Tuesday, December 2, 2008

What is it, really??

So I was talking with a friend tonight about books. She knows that I've been doing a lot of blog reading, and I mentioned to her that I see a lot of 'popular author' bashing on many sites. They go after authors with tongue in cheek, implying that if you don't think this author is low-brow and pandering to the LCD then, clearly, you are low-brow yourself and should just declare your love for the Billionaire Sheik Virgin's Secret Mistress's Bride's Baby book of the week and hide your head in shame.

The author who brought out this most recent round of vitriol is J.R. Ward. My friend loves her. I just read the first book of the Black Dagger Brotherhood series and loved it myself. But, I read the 4th book of the series, the infamous Vishous book first, a few months ago, and though I felt horribly betrayed as a reader, I could still see that this woman had the chops of a damn good writer underneath it all. Based on the 5th book, I glommed her entire backlist and am reading it slowly. My TBR is so big, I have the luxury of doing that.

Now, on the blogs, what I read is a lot of behind the hands snickering about Ward, they make fun of the hextra shilent h's. But there's something more there. There's a mean-spiritedness behind it. And I can't quite get a handle on what they object to. Is it the plot? the world she's built? her characterizations? is there too much going on? not enough backstory? TSTL heroines? bad writing? What is it about her books that inspire such backyard bullying?

I've been thinking about it for a while, and I think the answer is a depressingly simple one - jealousy. The blogs and sites I read are populated by mid-list authors. That's not to say these authors are bad (or good), they simply haven't broken out yet. They publish, but they don't need a press secretary. Their publishing houses don't market them any more than the average Joe (the plumber) and they are never featured on mass e-mailings by b&n or borders. These authors are good at their jobs and they work on the craft of writing, but they don't enjoy the super-star status--or its literary equivalent--of the authors they pick on.

J.R Ward has found herself a hook. She's got a popular series going on, and she's got a very large following. I notice a few things in her writing that I'm not crazy about myself, and I'm going to be stupid enough to name them.

-She takes me right into the head of the bad guy a bit too often. When I read a romance, I don't want to be icked out. However, I give her credit for unabashedly doing so.
-She follows multiple storylines at the same time, which can push her books more into the literary genre than the romance category, but she weaves them together well, so I'll go with it. It does dilute the power of the romance itself, but that's her voice. I'm not going to quibble with it. The woman sells for goodness sake. I should be so lucky.
-In Vishous' book I got bogged down in backstory. And worse, the backstory was at a place in time that bores me. I don't read historicals, and once again, I don't like being icked out so the backstory was all an exercise in Not Fun for me.
-She makes up so many words, she needs her own glossary.

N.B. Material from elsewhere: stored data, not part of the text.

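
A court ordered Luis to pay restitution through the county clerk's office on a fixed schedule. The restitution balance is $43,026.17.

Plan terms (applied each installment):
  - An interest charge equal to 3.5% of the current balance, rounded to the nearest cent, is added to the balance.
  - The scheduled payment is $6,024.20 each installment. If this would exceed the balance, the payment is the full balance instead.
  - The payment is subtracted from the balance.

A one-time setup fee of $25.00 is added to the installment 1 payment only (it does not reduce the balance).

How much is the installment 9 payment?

Installment 1: opening $43,026.17; interest $1,505.92 → $44,532.09; payment $6,024.20 (+ $25.00 fee); balance $38,507.89
Installment 2: opening $38,507.89; interest $1,347.78 → $39,855.67; payment $6,024.20; balance $33,831.47
Installment 3: opening $33,831.47; interest $1,184.10 → $35,015.57; payment $6,024.20; balance $28,991.37
Installment 4: opening $28,991.37; interest $1,014.70 → $30,006.07; payment $6,024.20; balance $23,981.87
Installment 5: opening $23,981.87; interest $839.37 → $24,821.24; payment $6,024.20; balance $18,797.04
Installment 6: opening $18,797.04; interest $657.90 → $19,454.94; payment $6,024.20; balance $13,430.74
Installment 7: opening $13,430.74; interest $470.08 → $13,900.82; payment $6,024.20; balance $7,876.62
Installment 8: opening $7,876.62; interest $275.68 → $8,152.30; payment $6,024.20; balance $2,128.10
Installment 9: opening $2,128.10; interest $74.48 → $2,202.58; payment $2,202.58; balance $0.00

$2,202.58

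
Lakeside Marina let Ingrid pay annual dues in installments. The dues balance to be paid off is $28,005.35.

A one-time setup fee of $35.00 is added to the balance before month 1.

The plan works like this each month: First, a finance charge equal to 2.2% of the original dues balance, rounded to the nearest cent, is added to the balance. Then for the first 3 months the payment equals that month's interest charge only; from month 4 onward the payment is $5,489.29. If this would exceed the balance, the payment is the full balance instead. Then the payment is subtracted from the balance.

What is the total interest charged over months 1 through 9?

# | Opening | Interest | Payment | End bal
1 | $28,040.35 | $616.12 | $616.12 | $28,040.35
2 | $28,040.35 | $616.12 | $616.12 | $28,040.35
3 | $28,040.35 | $616.12 | $616.12 | $28,040.35
4 | $28,040.35 | $616.12 | $5,489.29 | $23,167.18
5 | $23,167.18 | $616.12 | $5,489.29 | $18,294.01
6 | $18,294.01 | $616.12 | $5,489.29 | $13,420.84
7 | $13,420.84 | $616.12 | $5,489.29 | $8,547.67
8 | $8,547.67 | $616.12 | $5,489.29 | $3,674.50
9 | $3,674.50 | $616.12 | $4,290.62 | $0.00
Total interest: $616.12 + $616.12 + $616.12 + $616.12 + $616.12 + $616.12 + $616.12 + $616.12 + $616.12 = $5,545.08

$5,545.08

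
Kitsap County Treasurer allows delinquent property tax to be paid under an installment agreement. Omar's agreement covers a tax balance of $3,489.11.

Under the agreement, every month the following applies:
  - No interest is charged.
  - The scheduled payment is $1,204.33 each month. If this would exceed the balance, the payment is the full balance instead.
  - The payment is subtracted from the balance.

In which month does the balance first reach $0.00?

# | Opening | Payment | End bal
1 | $3,489.11 | $1,204.33 | $2,284.78
2 | $2,284.78 | $1,204.33 | $1,080.45
3 | $1,080.45 | $1,080.45 | $0.00
Balance reaches $0.00 in month 3.

3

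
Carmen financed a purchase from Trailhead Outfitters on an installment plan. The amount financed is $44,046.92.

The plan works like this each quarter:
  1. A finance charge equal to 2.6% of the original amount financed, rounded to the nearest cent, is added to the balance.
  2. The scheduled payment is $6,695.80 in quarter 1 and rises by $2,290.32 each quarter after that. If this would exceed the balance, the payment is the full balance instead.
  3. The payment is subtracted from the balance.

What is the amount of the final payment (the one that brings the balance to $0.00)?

$9,247.90

# | Opening | Interest | Payment | End bal
1 | $44,046.92 | $1,145.22 | $6,695.80 | $38,496.34
2 | $38,496.34 | $1,145.22 | $8,986.12 | $30,655.44
3 | $30,655.44 | $1,145.22 | $11,276.44 | $20,524.22
4 | $20,524.22 | $1,145.22 | $13,566.76 | $8,102.68
5 | $8,102.68 | $1,145.22 | $9,247.90 | $0.00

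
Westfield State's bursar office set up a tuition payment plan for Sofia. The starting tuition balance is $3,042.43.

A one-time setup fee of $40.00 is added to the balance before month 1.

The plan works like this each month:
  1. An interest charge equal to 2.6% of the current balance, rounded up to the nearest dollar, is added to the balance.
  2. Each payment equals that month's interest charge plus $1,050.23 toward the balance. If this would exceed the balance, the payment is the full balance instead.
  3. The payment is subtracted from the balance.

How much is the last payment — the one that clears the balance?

$1,007.97

Month 1: opening $3,082.43; interest $81.00 → $3,163.43; payment $1,131.23; balance $2,032.20
Month 2: opening $2,032.20; interest $53.00 → $2,085.20; payment $1,103.23; balance $981.97
Month 3: opening $981.97; interest $26.00 → $1,007.97; payment $1,007.97; balance $0.00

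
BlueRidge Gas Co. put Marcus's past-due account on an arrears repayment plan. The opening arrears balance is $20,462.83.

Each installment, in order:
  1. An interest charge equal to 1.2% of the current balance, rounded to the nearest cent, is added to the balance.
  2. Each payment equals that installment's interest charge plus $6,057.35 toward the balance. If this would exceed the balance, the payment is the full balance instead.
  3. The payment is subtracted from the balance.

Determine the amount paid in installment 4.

Installment 1: $20,462.83 +$245.55 interest = $20,708.38; pay $6,302.90 → $14,405.48
Installment 2: $14,405.48 +$172.87 interest = $14,578.35; pay $6,230.22 → $8,348.13
Installment 3: $8,348.13 +$100.18 interest = $8,448.31; pay $6,157.53 → $2,290.78
Installment 4: $2,290.78 +$27.49 interest = $2,318.27; pay $2,318.27 → $0.00

$2,318.27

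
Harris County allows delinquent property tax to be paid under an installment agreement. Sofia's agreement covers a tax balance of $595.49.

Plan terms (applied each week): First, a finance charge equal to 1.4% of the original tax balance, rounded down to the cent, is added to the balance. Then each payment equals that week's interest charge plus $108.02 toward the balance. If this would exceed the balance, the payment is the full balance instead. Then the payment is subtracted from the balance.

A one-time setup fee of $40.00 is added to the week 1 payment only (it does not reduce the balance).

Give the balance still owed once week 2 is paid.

$379.45

Week 1: $595.49 +$8.33 interest = $603.82; pay $116.35 (+ $40.00 fee) → $487.47
Week 2: $487.47 +$8.33 interest = $495.80; pay $116.35 → $379.45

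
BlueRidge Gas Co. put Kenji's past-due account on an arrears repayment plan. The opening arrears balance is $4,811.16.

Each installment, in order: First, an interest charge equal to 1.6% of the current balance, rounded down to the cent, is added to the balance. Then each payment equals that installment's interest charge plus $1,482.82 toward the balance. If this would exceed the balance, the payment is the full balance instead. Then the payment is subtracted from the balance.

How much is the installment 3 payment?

$1,512.34

Installment 1: opening $4,811.16; interest $76.97 → $4,888.13; payment $1,559.79; balance $3,328.34
Installment 2: opening $3,328.34; interest $53.25 → $3,381.59; payment $1,536.07; balance $1,845.52
Installment 3: opening $1,845.52; interest $29.52 → $1,875.04; payment $1,512.34; balance $362.70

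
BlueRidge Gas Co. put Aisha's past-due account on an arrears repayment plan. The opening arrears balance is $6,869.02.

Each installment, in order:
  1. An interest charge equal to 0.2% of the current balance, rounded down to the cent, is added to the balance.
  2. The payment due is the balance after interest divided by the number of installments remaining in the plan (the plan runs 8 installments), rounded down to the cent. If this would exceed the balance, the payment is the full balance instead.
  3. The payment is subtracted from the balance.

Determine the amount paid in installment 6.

Installment 1: opening $6,869.02; interest $13.73 → $6,882.75; payment $860.34; balance $6,022.41
Installment 2: opening $6,022.41; interest $12.04 → $6,034.45; payment $862.06; balance $5,172.39
Installment 3: opening $5,172.39; interest $10.34 → $5,182.73; payment $863.78; balance $4,318.95
Installment 4: opening $4,318.95; interest $8.63 → $4,327.58; payment $865.51; balance $3,462.07
Installment 5: opening $3,462.07; interest $6.92 → $3,468.99; payment $867.24; balance $2,601.75
Installment 6: opening $2,601.75; interest $5.20 → $2,606.95; payment $868.98; balance $1,737.97

$868.98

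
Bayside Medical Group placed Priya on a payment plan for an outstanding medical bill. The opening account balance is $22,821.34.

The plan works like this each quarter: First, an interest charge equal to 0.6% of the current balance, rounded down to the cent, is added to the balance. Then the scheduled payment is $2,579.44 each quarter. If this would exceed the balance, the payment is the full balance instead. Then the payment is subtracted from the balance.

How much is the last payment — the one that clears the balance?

Quarter 1: opening $22,821.34; interest $136.92 → $22,958.26; payment $2,579.44; balance $20,378.82
Quarter 2: opening $20,378.82; interest $122.27 → $20,501.09; payment $2,579.44; balance $17,921.65
Quarter 3: opening $17,921.65; interest $107.52 → $18,029.17; payment $2,579.44; balance $15,449.73
Quarter 4: opening $15,449.73; interest $92.69 → $15,542.42; payment $2,579.44; balance $12,962.98
Quarter 5: opening $12,962.98; interest $77.77 → $13,040.75; payment $2,579.44; balance $10,461.31
Quarter 6: opening $10,461.31; interest $62.76 → $10,524.07; payment $2,579.44; balance $7,944.63
Quarter 7: opening $7,944.63; interest $47.66 → $7,992.29; payment $2,579.44; balance $5,412.85
Quarter 8: opening $5,412.85; interest $32.47 → $5,445.32; payment $2,579.44; balance $2,865.88
Quarter 9: opening $2,865.88; interest $17.19 → $2,883.07; payment $2,579.44; balance $303.63
Quarter 10: opening $303.63; interest $1.82 → $305.45; payment $305.45; balance $0.00

$305.45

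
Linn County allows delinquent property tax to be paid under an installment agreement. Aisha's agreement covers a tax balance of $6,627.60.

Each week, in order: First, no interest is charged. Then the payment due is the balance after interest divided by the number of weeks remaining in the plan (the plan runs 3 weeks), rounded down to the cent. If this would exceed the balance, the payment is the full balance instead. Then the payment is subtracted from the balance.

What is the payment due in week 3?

Week 1: $6,627.60 − $2,209.20 → $4,418.40
Week 2: $4,418.40 − $2,209.20 → $2,209.20
Week 3: $2,209.20 − $2,209.20 → $0.00

$2,209.20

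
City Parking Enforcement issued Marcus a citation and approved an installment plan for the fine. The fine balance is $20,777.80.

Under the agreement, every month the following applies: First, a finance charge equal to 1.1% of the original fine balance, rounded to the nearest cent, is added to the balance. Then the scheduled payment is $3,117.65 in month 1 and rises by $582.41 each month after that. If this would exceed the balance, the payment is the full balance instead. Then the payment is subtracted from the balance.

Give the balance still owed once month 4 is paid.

$5,726.98

Month 1: opening $20,777.80; interest $228.56 → $21,006.36; payment $3,117.65; balance $17,888.71
Month 2: opening $17,888.71; interest $228.56 → $18,117.27; payment $3,700.06; balance $14,417.21
Month 3: opening $14,417.21; interest $228.56 → $14,645.77; payment $4,282.47; balance $10,363.30
Month 4: opening $10,363.30; interest $228.56 → $10,591.86; payment $4,864.88; balance $5,726.98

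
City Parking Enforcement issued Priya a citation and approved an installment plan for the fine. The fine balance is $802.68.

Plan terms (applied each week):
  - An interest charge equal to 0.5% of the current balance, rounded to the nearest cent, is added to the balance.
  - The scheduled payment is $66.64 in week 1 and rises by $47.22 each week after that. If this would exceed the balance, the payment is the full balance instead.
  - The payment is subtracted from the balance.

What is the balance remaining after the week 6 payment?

$0.00

# | Opening | Interest | Payment | End bal
1 | $802.68 | $4.01 | $66.64 | $740.05
2 | $740.05 | $3.70 | $113.86 | $629.89
3 | $629.89 | $3.15 | $161.08 | $471.96
4 | $471.96 | $2.36 | $208.30 | $266.02
5 | $266.02 | $1.33 | $255.52 | $11.83
6 | $11.83 | $0.06 | $11.89 | $0.00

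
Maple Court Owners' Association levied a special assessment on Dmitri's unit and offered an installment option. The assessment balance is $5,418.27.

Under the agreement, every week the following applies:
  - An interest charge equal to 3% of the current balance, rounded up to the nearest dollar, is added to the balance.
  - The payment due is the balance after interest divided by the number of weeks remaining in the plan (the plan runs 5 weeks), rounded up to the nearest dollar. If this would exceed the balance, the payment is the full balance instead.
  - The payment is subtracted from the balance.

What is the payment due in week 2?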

That's it. That's all I have to say about Ms Ward's books that I don't like as a reader. But I DO like her books. As a writer, I envy her imagination. I admire her plotting and good ol' macho men-loving *tee hee hee* alpha heroes. I admire how in touch she is with her muse. I admire her courage in breaking some covenants of the genre.

I would hope that six or seven years from now when I have my own ten-book backlist (ha! ha! ha!) that I don't take another author's success and bitch about them without being brave enough to say exactly why.